Sunday, March 31, 2013

Stir Fry Shrimp

This is my Mother’s recipe for Stir Fry Shrimp.


1/2 Lb Shrimp, peeled, deveined
2 teaspoons corn starch
2 tablespoons rice wine or sherry
1 egg
3 slices ginger root
1 sliced garlic clove
peanut oil
sesame oil
scallions
mushrooms
bean sprouts
bok choy
snow peas...and anything else you'd like
pasta, cooked according to directions

Sauce: 3 tablespoons rice wine, 1 tablespoon soy sauce, 1/2 cup water, 3 tablespoons oyster sauce.

Disolve corn starch in rice wine. Add egg and beat. Add shrimp and let sit in the refrigerator.

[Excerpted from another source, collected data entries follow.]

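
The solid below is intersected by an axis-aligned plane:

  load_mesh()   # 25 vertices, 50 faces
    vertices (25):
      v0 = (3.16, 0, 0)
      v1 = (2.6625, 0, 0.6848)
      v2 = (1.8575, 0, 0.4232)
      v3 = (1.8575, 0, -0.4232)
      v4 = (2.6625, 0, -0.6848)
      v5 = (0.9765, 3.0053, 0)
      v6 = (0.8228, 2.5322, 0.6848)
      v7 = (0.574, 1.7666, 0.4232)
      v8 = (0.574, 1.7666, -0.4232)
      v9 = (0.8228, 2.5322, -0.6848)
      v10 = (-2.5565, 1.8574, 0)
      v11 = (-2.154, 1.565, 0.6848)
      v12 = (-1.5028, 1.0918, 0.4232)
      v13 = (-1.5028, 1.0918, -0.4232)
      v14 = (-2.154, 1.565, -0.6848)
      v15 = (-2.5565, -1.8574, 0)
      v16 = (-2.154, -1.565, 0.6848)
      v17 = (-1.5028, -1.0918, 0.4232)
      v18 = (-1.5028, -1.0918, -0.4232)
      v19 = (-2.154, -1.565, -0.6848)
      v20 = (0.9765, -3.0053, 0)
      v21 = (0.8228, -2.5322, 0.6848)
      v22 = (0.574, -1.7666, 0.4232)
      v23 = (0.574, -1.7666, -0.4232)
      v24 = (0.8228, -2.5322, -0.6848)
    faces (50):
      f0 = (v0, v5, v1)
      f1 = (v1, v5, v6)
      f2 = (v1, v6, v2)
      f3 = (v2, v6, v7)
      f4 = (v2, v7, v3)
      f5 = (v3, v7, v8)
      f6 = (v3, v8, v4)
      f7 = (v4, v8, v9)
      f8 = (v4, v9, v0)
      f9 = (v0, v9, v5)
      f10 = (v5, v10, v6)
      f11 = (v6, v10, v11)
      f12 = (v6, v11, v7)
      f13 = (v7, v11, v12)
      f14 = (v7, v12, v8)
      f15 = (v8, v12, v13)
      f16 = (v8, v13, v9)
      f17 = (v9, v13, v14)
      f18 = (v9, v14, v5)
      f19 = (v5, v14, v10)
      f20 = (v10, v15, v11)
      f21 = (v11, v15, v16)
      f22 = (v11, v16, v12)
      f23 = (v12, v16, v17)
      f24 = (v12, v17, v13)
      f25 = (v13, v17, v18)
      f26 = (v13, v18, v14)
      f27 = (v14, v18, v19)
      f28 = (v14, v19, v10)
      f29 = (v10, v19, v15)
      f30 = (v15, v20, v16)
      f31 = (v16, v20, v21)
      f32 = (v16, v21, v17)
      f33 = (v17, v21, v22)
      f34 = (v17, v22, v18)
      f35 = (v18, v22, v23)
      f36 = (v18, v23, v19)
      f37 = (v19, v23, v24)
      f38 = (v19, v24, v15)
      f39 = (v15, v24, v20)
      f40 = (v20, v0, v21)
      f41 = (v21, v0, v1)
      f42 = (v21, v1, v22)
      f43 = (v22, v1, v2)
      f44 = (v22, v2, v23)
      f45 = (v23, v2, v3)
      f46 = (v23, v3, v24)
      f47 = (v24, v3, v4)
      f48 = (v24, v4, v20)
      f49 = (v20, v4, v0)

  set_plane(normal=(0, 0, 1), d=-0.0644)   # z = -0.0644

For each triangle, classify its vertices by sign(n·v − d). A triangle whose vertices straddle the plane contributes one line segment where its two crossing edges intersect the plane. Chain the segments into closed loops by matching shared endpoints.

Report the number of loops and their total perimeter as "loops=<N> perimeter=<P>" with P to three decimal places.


Straddling triangles (20 of 50):
  (v2,v7,v3) [++-] → (1.31341, 0.748885, -0.0644)–(1.8575, 0, -0.0644)  len=0.9257
  (v3,v7,v8) [-+-] → (1.31341, 0.748885, -0.0644)–(0.574, 1.7666, -0.0644)  len=1.2580
  (v4,v9,v0) [--+] → (2.9402, 0.238133, -0.0644)–(3.11321, 0, -0.0644)  len=0.2943
  (v0,v9,v5) [+-+] → (2.9402, 0.238133, -0.0644)–(0.962046, 2.96081, -0.0644)  len=3.3654
  (v7,v12,v8) [++-] → (-0.306383, 1.48054, -0.0644)–(0.574, 1.7666, -0.0644)  len=0.9257
  (v8,v12,v13) [-+-] → (-0.306383, 1.48054, -0.0644)–(-1.5028, 1.0918, -0.0644)  len=1.2580
  (v9,v14,v5) [--+] → (0.682101, 2.86985, -0.0644)–(0.962046, 2.96081, -0.0644)  len=0.2944
  (v5,v14,v10) [+-+] → (0.682101, 2.86985, -0.0644)–(-2.51865, 1.8299, -0.0644)  len=3.3655
  (v12,v17,v13) [++-] → (-1.5028, 0.166143, -0.0644)–(-1.5028, 1.0918, -0.0644)  len=0.9257
  (v13,v17,v18) [-+-] → (-1.5028, 0.166143, -0.0644)–(-1.5028, -1.0918, -0.0644)  len=1.2579
  (v14,v19,v10) [--+] → (-2.51865, 1.53555, -0.0644)–(-2.51865, 1.8299, -0.0644)  len=0.2944
  (v10,v19,v15) [+-+] → (-2.51865, 1.53555, -0.0644)–(-2.51865, -1.8299, -0.0644)  len=3.3655
  (v17,v22,v18) [++-] → (-0.622417, -1.37786, -0.0644)–(-1.5028, -1.0918, -0.0644)  len=0.9257
  (v18,v22,v23) [-+-] → (-0.622417, -1.37786, -0.0644)–(0.574, -1.7666, -0.0644)  len=1.2580
  (v19,v24,v15) [--+] → (-2.2387, -1.92086, -0.0644)–(-2.51865, -1.8299, -0.0644)  len=0.2944
  (v15,v24,v20) [+-+] → (-2.2387, -1.92086, -0.0644)–(0.962046, -2.96081, -0.0644)  len=3.3655
  (v22,v2,v23) [++-] → (1.11809, -1.01772, -0.0644)–(0.574, -1.7666, -0.0644)  len=0.9257
  (v23,v2,v3) [-+-] → (1.11809, -1.01772, -0.0644)–(1.8575, 0, -0.0644)  len=1.2580
  (v24,v4,v20) [--+] → (1.13505, -2.72268, -0.0644)–(0.962046, -2.96081, -0.0644)  len=0.2943
  (v20,v4,v0) [+-+] → (1.13505, -2.72268, -0.0644)–(3.11321, 0, -0.0644)  len=3.3654

Chained into 2 loop(s):
  loop 1: 10 segments, perimeter = 10.9182
  loop 2: 10 segments, perimeter = 18.2990
Total perimeter = 29.217

loops=2 perimeter=29.217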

Prepare all vegetables. Prepare pasta. Fry ginger and garlic in peanut oil 1 minute, then discard ginger. Add shrimp mixture and fry 1 minute; remove. Fry chopped vegetables a few minutes. Add the sauce. Thicken with corn starch and water. Add shrimp to re-heat. Add a few drops of sesame oil for flavor. Serve over pasta.

Serves 2.

For 1-1/2 pounds of shrimp, use 2 eggs and prepare sauce to 1 cup.